O crime de associação
criminosa, que agora ocupa o art. 288 do Código Penal, exige menor número de
coautores, estando mantida a redação anterior. Com isso, representa novatio legis in peius, a qual não
poderá retroagir e, também, em face da desnaturação do preceito anterior,
somente uma nova lei autorizará novamente tratar de forma mais severa a
organização criminosa destinada a praticar crimes hediondos e assemelhados.
A Lei n. 12.720, de
27.9.2012, criou uma incoerência inaceitável porque o crime do art. 288-A, por
ela instituído, tem pena cominada de 4 a 8 anos de reclusão, para qualquer
grupo criado com “a finalidade de praticar qualquer dos crimes” do Código
Penal, ou seja, pena maior do que aquela aplicável a quem participasse de
organização criminosa para crimes mais graves (denominados hediondos ou
assemelhados). Destarte, ao menos do ponto de vista da proporcionalidade, a
revogação tácita foi oportuna. Porém, o novo art. 288-A não poderá alcançar a
milícia destinada a praticar genocídio, uma vez que tal crime não se encontra
no Código Penal, mas na Lei n. 2.889, de 1.10.1956, sendo necessário solucionar
a nova incoerência legislativa.
[1] FRANCO, Alberto Silva. Crimes hediondos: notas sobre a Lei
8072/1990. 3. ed. São Paulo: Revista dos Tribunais, 3. ed. São Paulo: Revista
dos Tribunais, 1994.
[2] KELSEN, Hans. Teoria
geral do direito e do estado. 3. ed. São Paulo: Martins Fontes, 1998. p.
165.
[3] MESQUITA JÚNIOR, Sidio Rosa de.
Execução criminal: teoria e prática.
6. ed. São Paulo: Atlas, 2010. p. 228-232.

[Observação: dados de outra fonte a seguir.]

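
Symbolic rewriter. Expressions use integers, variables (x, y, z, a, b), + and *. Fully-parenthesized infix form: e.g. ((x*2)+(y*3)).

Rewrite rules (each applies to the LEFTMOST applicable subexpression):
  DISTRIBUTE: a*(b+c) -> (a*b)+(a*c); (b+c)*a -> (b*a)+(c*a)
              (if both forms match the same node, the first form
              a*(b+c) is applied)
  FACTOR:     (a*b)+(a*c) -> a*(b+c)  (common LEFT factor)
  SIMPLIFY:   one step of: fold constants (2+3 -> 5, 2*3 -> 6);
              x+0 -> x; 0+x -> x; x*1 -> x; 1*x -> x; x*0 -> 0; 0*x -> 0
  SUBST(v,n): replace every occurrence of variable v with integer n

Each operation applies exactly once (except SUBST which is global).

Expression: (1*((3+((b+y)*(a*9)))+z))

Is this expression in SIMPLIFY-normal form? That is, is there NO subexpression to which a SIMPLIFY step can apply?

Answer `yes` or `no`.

Expression: (1*((3+((b+y)*(a*9)))+z))
Scanning for simplifiable subexpressions (pre-order)...
  at root: (1*((3+((b+y)*(a*9)))+z)) (SIMPLIFIABLE)
  at R: ((3+((b+y)*(a*9)))+z) (not simplifiable)
  at RL: (3+((b+y)*(a*9))) (not simplifiable)
  at RLR: ((b+y)*(a*9)) (not simplifiable)
  at RLRL: (b+y) (not simplifiable)
  at RLRR: (a*9) (not simplifiable)
Found simplifiable subexpr at path root: (1*((3+((b+y)*(a*9)))+z))
One SIMPLIFY step would give: ((3+((b+y)*(a*9)))+z)
-> NOT in normal form.

Answer: no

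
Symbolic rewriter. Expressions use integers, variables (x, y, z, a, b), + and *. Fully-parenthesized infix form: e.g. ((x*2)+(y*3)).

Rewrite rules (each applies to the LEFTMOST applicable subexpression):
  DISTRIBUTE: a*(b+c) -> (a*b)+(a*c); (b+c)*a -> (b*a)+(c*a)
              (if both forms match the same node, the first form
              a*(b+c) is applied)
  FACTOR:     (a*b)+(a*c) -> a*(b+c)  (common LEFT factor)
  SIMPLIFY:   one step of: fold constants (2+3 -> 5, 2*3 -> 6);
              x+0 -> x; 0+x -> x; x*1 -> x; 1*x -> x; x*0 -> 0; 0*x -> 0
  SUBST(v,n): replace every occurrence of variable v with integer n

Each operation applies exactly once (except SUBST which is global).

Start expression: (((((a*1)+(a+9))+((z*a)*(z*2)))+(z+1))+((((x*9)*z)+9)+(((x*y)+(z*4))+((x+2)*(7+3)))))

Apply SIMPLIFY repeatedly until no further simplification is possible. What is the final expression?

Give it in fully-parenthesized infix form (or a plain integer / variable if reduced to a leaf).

Answer: ((((a+(a+9))+((z*a)*(z*2)))+(z+1))+((((x*9)*z)+9)+(((x*y)+(z*4))+((x+2)*10))))

Derivation:
Start: (((((a*1)+(a+9))+((z*a)*(z*2)))+(z+1))+((((x*9)*z)+9)+(((x*y)+(z*4))+((x+2)*(7+3)))))
Step 1: at LLLL: (a*1) -> a; overall: (((((a*1)+(a+9))+((z*a)*(z*2)))+(z+1))+((((x*9)*z)+9)+(((x*y)+(z*4))+((x+2)*(7+3))))) -> ((((a+(a+9))+((z*a)*(z*2)))+(z+1))+((((x*9)*z)+9)+(((x*y)+(z*4))+((x+2)*(7+3)))))
Step 2: at RRRR: (7+3) -> 10; overall: ((((a+(a+9))+((z*a)*(z*2)))+(z+1))+((((x*9)*z)+9)+(((x*y)+(z*4))+((x+2)*(7+3))))) -> ((((a+(a+9))+((z*a)*(z*2)))+(z+1))+((((x*9)*z)+9)+(((x*y)+(z*4))+((x+2)*10))))
Fixed point: ((((a+(a+9))+((z*a)*(z*2)))+(z+1))+((((x*9)*z)+9)+(((x*y)+(z*4))+((x+2)*10))))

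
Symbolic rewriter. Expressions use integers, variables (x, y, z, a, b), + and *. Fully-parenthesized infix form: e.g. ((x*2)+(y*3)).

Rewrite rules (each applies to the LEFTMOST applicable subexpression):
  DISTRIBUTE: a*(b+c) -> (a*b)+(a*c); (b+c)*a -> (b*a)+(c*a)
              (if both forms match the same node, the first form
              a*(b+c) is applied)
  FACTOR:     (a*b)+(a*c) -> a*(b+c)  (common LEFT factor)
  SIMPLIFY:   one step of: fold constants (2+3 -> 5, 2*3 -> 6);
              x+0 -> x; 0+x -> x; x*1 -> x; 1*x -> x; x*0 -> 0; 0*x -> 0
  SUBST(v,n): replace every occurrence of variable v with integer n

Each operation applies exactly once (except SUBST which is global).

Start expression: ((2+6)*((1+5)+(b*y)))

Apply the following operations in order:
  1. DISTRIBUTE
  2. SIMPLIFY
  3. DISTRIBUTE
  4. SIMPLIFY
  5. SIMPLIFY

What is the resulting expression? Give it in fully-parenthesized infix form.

Answer: ((8+40)+((2+6)*(b*y)))

Derivation:
Start: ((2+6)*((1+5)+(b*y)))
Apply DISTRIBUTE at root (target: ((2+6)*((1+5)+(b*y)))): ((2+6)*((1+5)+(b*y))) -> (((2+6)*(1+5))+((2+6)*(b*y)))
Apply SIMPLIFY at LL (target: (2+6)): (((2+6)*(1+5))+((2+6)*(b*y))) -> ((8*(1+5))+((2+6)*(b*y)))
Apply DISTRIBUTE at L (target: (8*(1+5))): ((8*(1+5))+((2+6)*(b*y))) -> (((8*1)+(8*5))+((2+6)*(b*y)))
Apply SIMPLIFY at LL (target: (8*1)): (((8*1)+(8*5))+((2+6)*(b*y))) -> ((8+(8*5))+((2+6)*(b*y)))
Apply SIMPLIFY at LR (target: (8*5)): ((8+(8*5))+((2+6)*(b*y))) -> ((8+40)+((2+6)*(b*y)))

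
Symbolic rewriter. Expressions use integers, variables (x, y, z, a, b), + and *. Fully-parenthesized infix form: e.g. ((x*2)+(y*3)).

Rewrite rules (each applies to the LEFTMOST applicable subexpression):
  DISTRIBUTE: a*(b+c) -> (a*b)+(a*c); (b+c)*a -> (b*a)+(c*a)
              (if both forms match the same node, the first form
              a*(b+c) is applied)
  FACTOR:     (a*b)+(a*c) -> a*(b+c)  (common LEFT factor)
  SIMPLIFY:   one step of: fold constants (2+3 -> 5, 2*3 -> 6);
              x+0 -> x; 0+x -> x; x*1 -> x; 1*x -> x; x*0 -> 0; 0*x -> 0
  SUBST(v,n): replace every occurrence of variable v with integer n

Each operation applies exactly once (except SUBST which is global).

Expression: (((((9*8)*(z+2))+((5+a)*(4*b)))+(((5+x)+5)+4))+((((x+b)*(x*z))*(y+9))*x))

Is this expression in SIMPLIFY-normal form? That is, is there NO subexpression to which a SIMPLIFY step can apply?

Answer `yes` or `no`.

Expression: (((((9*8)*(z+2))+((5+a)*(4*b)))+(((5+x)+5)+4))+((((x+b)*(x*z))*(y+9))*x))
Scanning for simplifiable subexpressions (pre-order)...
  at root: (((((9*8)*(z+2))+((5+a)*(4*b)))+(((5+x)+5)+4))+((((x+b)*(x*z))*(y+9))*x)) (not simplifiable)
  at L: ((((9*8)*(z+2))+((5+a)*(4*b)))+(((5+x)+5)+4)) (not simplifiable)
  at LL: (((9*8)*(z+2))+((5+a)*(4*b))) (not simplifiable)
  at LLL: ((9*8)*(z+2)) (not simplifiable)
  at LLLL: (9*8) (SIMPLIFIABLE)
  at LLLR: (z+2) (not simplifiable)
  at LLR: ((5+a)*(4*b)) (not simplifiable)
  at LLRL: (5+a) (not simplifiable)
  at LLRR: (4*b) (not simplifiable)
  at LR: (((5+x)+5)+4) (not simplifiable)
  at LRL: ((5+x)+5) (not simplifiable)
  at LRLL: (5+x) (not simplifiable)
  at R: ((((x+b)*(x*z))*(y+9))*x) (not simplifiable)
  at RL: (((x+b)*(x*z))*(y+9)) (not simplifiable)
  at RLL: ((x+b)*(x*z)) (not simplifiable)
  at RLLL: (x+b) (not simplifiable)
  at RLLR: (x*z) (not simplifiable)
  at RLR: (y+9) (not simplifiable)
Found simplifiable subexpr at path LLLL: (9*8)
One SIMPLIFY step would give: ((((72*(z+2))+((5+a)*(4*b)))+(((5+x)+5)+4))+((((x+b)*(x*z))*(y+9))*x))
-> NOT in normal form.

Answer: no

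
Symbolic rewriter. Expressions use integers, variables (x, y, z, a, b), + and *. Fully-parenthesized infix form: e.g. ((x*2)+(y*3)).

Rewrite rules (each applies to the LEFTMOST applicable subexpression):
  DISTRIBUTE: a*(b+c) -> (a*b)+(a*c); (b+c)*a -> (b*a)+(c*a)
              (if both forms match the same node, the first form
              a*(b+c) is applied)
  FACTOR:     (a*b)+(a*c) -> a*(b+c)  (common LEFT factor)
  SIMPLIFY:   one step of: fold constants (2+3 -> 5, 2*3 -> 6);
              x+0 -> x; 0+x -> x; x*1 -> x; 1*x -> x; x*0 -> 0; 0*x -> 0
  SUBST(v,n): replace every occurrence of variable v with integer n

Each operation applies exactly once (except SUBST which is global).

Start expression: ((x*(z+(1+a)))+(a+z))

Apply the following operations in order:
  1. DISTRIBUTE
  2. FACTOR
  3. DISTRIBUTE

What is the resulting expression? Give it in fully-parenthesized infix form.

Start: ((x*(z+(1+a)))+(a+z))
Apply DISTRIBUTE at L (target: (x*(z+(1+a)))): ((x*(z+(1+a)))+(a+z)) -> (((x*z)+(x*(1+a)))+(a+z))
Apply FACTOR at L (target: ((x*z)+(x*(1+a)))): (((x*z)+(x*(1+a)))+(a+z)) -> ((x*(z+(1+a)))+(a+z))
Apply DISTRIBUTE at L (target: (x*(z+(1+a)))): ((x*(z+(1+a)))+(a+z)) -> (((x*z)+(x*(1+a)))+(a+z))

Answer: (((x*z)+(x*(1+a)))+(a+z))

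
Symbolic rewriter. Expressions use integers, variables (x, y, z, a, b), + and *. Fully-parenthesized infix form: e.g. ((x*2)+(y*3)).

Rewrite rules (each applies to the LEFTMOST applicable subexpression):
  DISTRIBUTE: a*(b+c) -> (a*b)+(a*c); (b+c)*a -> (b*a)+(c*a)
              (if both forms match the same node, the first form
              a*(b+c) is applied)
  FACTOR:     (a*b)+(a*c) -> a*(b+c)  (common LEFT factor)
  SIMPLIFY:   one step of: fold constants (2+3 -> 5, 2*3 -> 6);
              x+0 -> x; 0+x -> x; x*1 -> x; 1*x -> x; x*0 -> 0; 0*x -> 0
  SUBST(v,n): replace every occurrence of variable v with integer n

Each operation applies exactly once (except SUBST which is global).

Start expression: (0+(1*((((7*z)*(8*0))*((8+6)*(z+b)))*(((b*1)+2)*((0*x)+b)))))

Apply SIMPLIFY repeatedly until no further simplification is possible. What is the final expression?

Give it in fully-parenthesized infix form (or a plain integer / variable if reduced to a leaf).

Answer: 0

Derivation:
Start: (0+(1*((((7*z)*(8*0))*((8+6)*(z+b)))*(((b*1)+2)*((0*x)+b)))))
Step 1: at root: (0+(1*((((7*z)*(8*0))*((8+6)*(z+b)))*(((b*1)+2)*((0*x)+b))))) -> (1*((((7*z)*(8*0))*((8+6)*(z+b)))*(((b*1)+2)*((0*x)+b)))); overall: (0+(1*((((7*z)*(8*0))*((8+6)*(z+b)))*(((b*1)+2)*((0*x)+b))))) -> (1*((((7*z)*(8*0))*((8+6)*(z+b)))*(((b*1)+2)*((0*x)+b))))
Step 2: at root: (1*((((7*z)*(8*0))*((8+6)*(z+b)))*(((b*1)+2)*((0*x)+b)))) -> ((((7*z)*(8*0))*((8+6)*(z+b)))*(((b*1)+2)*((0*x)+b))); overall: (1*((((7*z)*(8*0))*((8+6)*(z+b)))*(((b*1)+2)*((0*x)+b)))) -> ((((7*z)*(8*0))*((8+6)*(z+b)))*(((b*1)+2)*((0*x)+b)))
Step 3: at LLR: (8*0) -> 0; overall: ((((7*z)*(8*0))*((8+6)*(z+b)))*(((b*1)+2)*((0*x)+b))) -> ((((7*z)*0)*((8+6)*(z+b)))*(((b*1)+2)*((0*x)+b)))
Step 4: at LL: ((7*z)*0) -> 0; overall: ((((7*z)*0)*((8+6)*(z+b)))*(((b*1)+2)*((0*x)+b))) -> ((0*((8+6)*(z+b)))*(((b*1)+2)*((0*x)+b)))
Step 5: at L: (0*((8+6)*(z+b))) -> 0; overall: ((0*((8+6)*(z+b)))*(((b*1)+2)*((0*x)+b))) -> (0*(((b*1)+2)*((0*x)+b)))
Step 6: at root: (0*(((b*1)+2)*((0*x)+b))) -> 0; overall: (0*(((b*1)+2)*((0*x)+b))) -> 0
Fixed point: 0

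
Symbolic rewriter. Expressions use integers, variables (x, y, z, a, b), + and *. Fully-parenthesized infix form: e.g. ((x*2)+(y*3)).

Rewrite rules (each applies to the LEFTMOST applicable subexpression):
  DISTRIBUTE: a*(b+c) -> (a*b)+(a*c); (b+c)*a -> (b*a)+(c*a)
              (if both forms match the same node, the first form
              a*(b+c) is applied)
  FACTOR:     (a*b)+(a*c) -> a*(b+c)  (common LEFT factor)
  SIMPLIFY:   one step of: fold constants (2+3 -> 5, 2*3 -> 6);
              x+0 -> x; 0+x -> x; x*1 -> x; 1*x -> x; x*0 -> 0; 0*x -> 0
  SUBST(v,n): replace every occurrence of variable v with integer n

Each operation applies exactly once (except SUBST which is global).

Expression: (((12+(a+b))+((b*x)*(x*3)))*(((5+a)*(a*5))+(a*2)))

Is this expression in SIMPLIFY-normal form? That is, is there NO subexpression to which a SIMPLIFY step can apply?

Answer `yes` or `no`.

Expression: (((12+(a+b))+((b*x)*(x*3)))*(((5+a)*(a*5))+(a*2)))
Scanning for simplifiable subexpressions (pre-order)...
  at root: (((12+(a+b))+((b*x)*(x*3)))*(((5+a)*(a*5))+(a*2))) (not simplifiable)
  at L: ((12+(a+b))+((b*x)*(x*3))) (not simplifiable)
  at LL: (12+(a+b)) (not simplifiable)
  at LLR: (a+b) (not simplifiable)
  at LR: ((b*x)*(x*3)) (not simplifiable)
  at LRL: (b*x) (not simplifiable)
  at LRR: (x*3) (not simplifiable)
  at R: (((5+a)*(a*5))+(a*2)) (not simplifiable)
  at RL: ((5+a)*(a*5)) (not simplifiable)
  at RLL: (5+a) (not simplifiable)
  at RLR: (a*5) (not simplifiable)
  at RR: (a*2) (not simplifiable)
Result: no simplifiable subexpression found -> normal form.

Answer: yes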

[4] MESQUITA JÚNIOR, Sidio Rosa de. Inconstitucionalidade do art. 2º,
§ 1º, da lei hedionda (Lei n.
8.072/1990). Um assunto delicado e que precisa ser melhor examinado. Teresina:
Jus Navigandi, ano 18, n.
3533, 4.3.2013
. Disponível em: <http://jus.com.br/artigos/23842>.
Acesso em: 20.8.2013, aos 36 min.
[5] MESQUITA JÚNIOR, Sidio Rosa de. Comentários a lei antidrogas: Lei n.
11.343, de 23.8.2006. São Paulo: Atlas, 2007. p. 114-116.
[7] CAPEZ, Fernando. Curso de direito penal. 7. ed. São
Paulo: Saraiva, 2012. v. 4, p. 262-263.